Someone has just passed the family room. I saw a glimpse in the glass panel in the door; a shadow fleetingly under it. I better just check.

A figure is hurrying along the burns unit corridor. For some reason, I think of that shadowy figure on the edge of the playing field.

He’s going towards Jenny’s side-ward.

He goes in and through the half-open doorway I see his shape bending over her.

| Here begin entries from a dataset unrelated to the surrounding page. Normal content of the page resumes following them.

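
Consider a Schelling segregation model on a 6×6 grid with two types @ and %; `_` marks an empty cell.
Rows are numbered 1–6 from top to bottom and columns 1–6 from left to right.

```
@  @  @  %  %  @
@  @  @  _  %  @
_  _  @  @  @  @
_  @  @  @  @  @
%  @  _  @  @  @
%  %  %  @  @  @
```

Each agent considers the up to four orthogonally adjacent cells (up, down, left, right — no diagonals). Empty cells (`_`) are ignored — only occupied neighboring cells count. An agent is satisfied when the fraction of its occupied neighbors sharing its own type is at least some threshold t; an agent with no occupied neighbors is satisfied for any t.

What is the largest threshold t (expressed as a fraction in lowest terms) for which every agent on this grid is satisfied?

1/3

(1,1)@ 2/2
(1,2)@ 3/3
(1,3)@ 2/3
(1,4)% 1/2
(1,5)% 2/3
(1,6)@ 1/2
(2,1)@ 2/2
(2,2)@ 3/3
(2,3)@ 3/3
(2,5)% 1/3
(2,6)@ 2/3
(3,3)@ 3/3
(3,4)@ 3/3
(3,5)@ 3/4
(3,6)@ 3/3
(4,2)@ 2/2
(4,3)@ 3/3
(4,4)@ 4/4
(4,5)@ 4/4
(4,6)@ 3/3
(5,1)% 1/2
(5,2)@ 1/3
(5,4)@ 3/3
(5,5)@ 4/4
(5,6)@ 3/3
(6,1)% 2/2
(6,2)% 2/3
(6,3)% 1/2
(6,4)@ 2/3
(6,5)@ 3/3
(6,6)@ 2/2
The smallest same-type fraction is 1/3 at (2,5), which reduces to 1/3. Any threshold above that leaves this agent unsatisfied.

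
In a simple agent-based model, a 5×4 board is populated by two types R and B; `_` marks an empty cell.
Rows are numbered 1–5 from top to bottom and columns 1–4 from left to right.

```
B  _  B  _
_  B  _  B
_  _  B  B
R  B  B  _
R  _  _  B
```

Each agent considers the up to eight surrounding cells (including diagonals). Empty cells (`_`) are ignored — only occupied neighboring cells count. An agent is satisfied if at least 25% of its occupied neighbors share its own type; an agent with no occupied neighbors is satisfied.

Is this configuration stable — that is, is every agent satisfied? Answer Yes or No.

Yes

(1,1)B 1/1 ok
(1,3)B 2/2 ok
(2,2)B 3/3 ok
(2,4)B 3/3 ok
(3,3)B 5/5 ok
(3,4)B 3/3 ok
(4,1)R 1/2 ok
(4,2)B 2/4 ok
(4,3)B 4/4 ok
(5,1)R 1/2 ok
(5,4)B 1/1 ok
All meet the threshold, so the configuration is stable.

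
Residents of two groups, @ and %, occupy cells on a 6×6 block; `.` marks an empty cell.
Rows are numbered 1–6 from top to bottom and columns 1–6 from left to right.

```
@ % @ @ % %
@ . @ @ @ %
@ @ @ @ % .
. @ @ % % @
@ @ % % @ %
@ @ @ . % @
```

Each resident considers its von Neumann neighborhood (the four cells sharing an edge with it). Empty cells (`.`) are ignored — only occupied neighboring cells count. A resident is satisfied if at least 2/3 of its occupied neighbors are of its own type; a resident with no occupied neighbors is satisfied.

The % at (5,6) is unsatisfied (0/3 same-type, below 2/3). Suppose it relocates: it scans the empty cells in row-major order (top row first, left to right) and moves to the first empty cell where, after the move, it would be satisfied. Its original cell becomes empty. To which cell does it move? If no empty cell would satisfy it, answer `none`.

(3,6)

Vacating (5,6). Empty cells in order:
  (2,2): 1/4 same-type → still unsatisfied.
  (3,6): 2/3 same-type → satisfied — stop here.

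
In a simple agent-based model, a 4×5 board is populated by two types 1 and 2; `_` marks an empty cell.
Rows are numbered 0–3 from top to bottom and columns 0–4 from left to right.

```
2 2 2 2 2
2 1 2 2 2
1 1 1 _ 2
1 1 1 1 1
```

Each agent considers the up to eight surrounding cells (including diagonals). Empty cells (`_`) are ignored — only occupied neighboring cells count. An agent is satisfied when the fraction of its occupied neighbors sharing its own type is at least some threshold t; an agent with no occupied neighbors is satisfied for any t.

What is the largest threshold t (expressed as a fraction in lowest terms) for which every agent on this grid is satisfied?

(0,0)2 2/3
(0,1)2 4/5
(0,2)2 4/5
(0,3)2 5/5
(0,4)2 3/3
(1,0)2 2/5
(1,1)1 3/8
(1,2)2 4/7
(1,3)2 6/7
(1,4)2 4/4
(2,0)1 4/5
(2,1)1 6/8
(2,2)1 5/7
(2,4)2 2/4
(3,0)1 3/3
(3,1)1 5/5
(3,2)1 4/4
(3,3)1 3/4
(3,4)1 1/2
The smallest same-type fraction is 3/8 at (1,1), which reduces to 3/8. Any threshold above that leaves this agent unsatisfied.

3/8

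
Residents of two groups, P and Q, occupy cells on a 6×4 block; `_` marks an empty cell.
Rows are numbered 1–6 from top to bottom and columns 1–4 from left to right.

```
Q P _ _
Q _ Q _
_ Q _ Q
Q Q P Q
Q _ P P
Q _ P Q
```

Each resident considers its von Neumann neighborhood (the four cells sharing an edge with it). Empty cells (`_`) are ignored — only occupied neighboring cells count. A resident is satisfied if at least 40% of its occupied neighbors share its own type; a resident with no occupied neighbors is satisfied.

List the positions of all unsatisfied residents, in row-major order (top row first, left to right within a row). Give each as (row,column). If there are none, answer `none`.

Row 1: (1,1)Q 1/2 ok · (1,2)P 0/1 unhappy
Row 2: (2,1)Q 1/1 ok · (2,3)Q 0/0 ok
Row 3: (3,2)Q 1/1 ok · (3,4)Q 1/1 ok
Row 4: (4,1)Q 2/2 ok · (4,2)Q 2/3 ok · (4,3)P 1/3 unhappy · (4,4)Q 1/3 unhappy
Row 5: (5,1)Q 2/2 ok · (5,3)P 3/3 ok · (5,4)P 1/3 unhappy
Row 6: (6,1)Q 1/1 ok · (6,3)P 1/2 ok · (6,4)Q 0/2 unhappy

(1,2), (4,3), (4,4), (5,4), (6,4)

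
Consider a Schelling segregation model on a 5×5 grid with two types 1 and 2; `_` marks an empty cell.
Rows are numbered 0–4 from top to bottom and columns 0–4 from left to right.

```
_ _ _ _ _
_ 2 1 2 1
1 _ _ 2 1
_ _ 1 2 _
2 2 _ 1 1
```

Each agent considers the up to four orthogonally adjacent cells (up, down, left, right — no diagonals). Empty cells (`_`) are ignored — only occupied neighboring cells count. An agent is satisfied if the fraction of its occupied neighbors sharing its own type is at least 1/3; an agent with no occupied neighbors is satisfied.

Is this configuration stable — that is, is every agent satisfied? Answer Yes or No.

No

Row 1: (1,1)2 0/1 unhappy · (1,2)1 0/2 unhappy · (1,3)2 1/3 ok · (1,4)1 1/2 ok
Row 2: (2,0)1 0/0 ok · (2,3)2 2/3 ok · (2,4)1 1/2 ok
Row 3: (3,2)1 0/1 unhappy · (3,3)2 1/3 ok
Row 4: (4,0)2 1/1 ok · (4,1)2 1/1 ok · (4,3)1 1/2 ok · (4,4)1 1/1 ok
For instance (1,1) has only 0/1 same-type neighbors, below 1/3.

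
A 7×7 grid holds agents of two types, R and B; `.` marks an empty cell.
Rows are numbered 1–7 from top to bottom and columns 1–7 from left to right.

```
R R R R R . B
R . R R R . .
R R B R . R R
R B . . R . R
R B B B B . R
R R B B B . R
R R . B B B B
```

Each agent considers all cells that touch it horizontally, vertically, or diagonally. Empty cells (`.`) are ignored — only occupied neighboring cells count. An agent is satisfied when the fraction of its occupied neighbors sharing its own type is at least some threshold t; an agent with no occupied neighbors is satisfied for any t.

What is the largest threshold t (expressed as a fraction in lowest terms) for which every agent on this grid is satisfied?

Row 1: (1,1)R 2/2 · (1,2)R 4/4 · (1,3)R 4/4 · (1,4)R 5/5 · (1,5)R 3/3 · (1,7)B — no occupied neighbors
Row 2: (2,1)R 4/4 · (2,3)R 6/7 · (2,4)R 6/7 · (2,5)R 5/5
Row 3: (3,1)R 3/4 · (3,2)R 4/6 · (3,3)B 1/5 · (3,4)R 4/5 · (3,6)R 4/4 · (3,7)R 2/2
Row 4: (4,1)R 3/5 · (4,2)B 3/7 · (4,5)R 2/4 · (4,7)R 3/3
Row 5: (5,1)R 3/5 · (5,2)B 3/7 · (5,3)B 5/6 · (5,4)B 5/6 · (5,5)B 3/4 · (5,7)R 2/2
Row 6: (6,1)R 4/5 · (6,2)R 4/7 · (6,3)B 5/7 · (6,4)B 7/7 · (6,5)B 6/6 · (6,7)R 1/3
Row 7: (7,1)R 3/3 · (7,2)R 3/4 · (7,4)B 4/4 · (7,5)B 4/4 · (7,6)B 3/4 · (7,7)B 1/2
The smallest same-type fraction is 1/5 at (3,3), which reduces to 1/5. Any threshold above that leaves this agent unsatisfied.

1/5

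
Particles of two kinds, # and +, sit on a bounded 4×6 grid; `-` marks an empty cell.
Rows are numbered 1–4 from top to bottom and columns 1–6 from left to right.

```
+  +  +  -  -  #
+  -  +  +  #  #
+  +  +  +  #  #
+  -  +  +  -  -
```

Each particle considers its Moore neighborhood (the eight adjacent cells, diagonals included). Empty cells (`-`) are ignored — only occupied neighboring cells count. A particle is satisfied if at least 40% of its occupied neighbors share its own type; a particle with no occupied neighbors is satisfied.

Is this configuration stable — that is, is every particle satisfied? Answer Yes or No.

(1,1)+ 2/2 ok
(1,2)+ 4/4 ok
(1,3)+ 3/3 ok
(1,6)# 2/2 ok
(2,1)+ 4/4 ok
(2,3)+ 6/6 ok
(2,4)+ 4/6 ok
(2,5)# 4/6 ok
(2,6)# 4/4 ok
(3,1)+ 3/3 ok
(3,2)+ 6/6 ok
(3,3)+ 6/6 ok
(3,4)+ 5/7 ok
(3,5)# 3/6 ok
(3,6)# 3/3 ok
(4,1)+ 2/2 ok
(4,3)+ 4/4 ok
(4,4)+ 3/4 ok
All meet the threshold, so the configuration is stable.

Yes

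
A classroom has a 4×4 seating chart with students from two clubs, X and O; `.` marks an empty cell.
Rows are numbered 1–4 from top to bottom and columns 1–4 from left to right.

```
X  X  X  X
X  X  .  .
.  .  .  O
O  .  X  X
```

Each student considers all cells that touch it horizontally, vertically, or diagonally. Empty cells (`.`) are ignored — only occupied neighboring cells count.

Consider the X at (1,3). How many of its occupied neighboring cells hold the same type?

3

Occupied neighbors of (1,3): (1,2)=X, (1,4)=X, (2,2)=X.
Same type (X): 3 of 3.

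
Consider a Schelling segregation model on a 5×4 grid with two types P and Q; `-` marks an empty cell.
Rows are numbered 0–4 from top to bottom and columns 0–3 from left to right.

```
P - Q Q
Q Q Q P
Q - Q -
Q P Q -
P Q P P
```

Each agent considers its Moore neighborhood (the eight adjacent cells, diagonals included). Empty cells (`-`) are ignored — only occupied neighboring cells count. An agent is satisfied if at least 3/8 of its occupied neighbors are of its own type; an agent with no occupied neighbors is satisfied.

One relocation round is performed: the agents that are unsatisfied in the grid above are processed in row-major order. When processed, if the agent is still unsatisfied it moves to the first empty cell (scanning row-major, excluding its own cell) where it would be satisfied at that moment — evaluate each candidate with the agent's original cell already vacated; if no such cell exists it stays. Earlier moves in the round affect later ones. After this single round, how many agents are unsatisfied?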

I scream, making no sound.

I can see a nurse walking towards Jenny’s room. Her plimsolls squeaking on the linoleum alert the figure to her presence and he slips away.

The nurse is checking Jenny now. I can’t see anything different at all, not that I’d know what all the monitors are telling us, but to me it looks no different. But the nurse in the squeaky plimsolls is checking a piece of Jenny’s equipment.

Out in the corridor, the figure has disappeared.

I didn’t get close enough to see his face, just an outline in a long, dark blue coat. But the door to the burns unit is locked, so he must have been authorised to be in here. He must be a doctor, perhaps a nurse, probably going off shift, which is why he wasn’t wearing a white coat or nurse’s uniform, but an overcoat. Maybe he just wanted to check on Jenny before going home.

I see Jenny returning and I smile at her.

But I feel afraid.

Because who wears a long dark overcoat in the middle of July?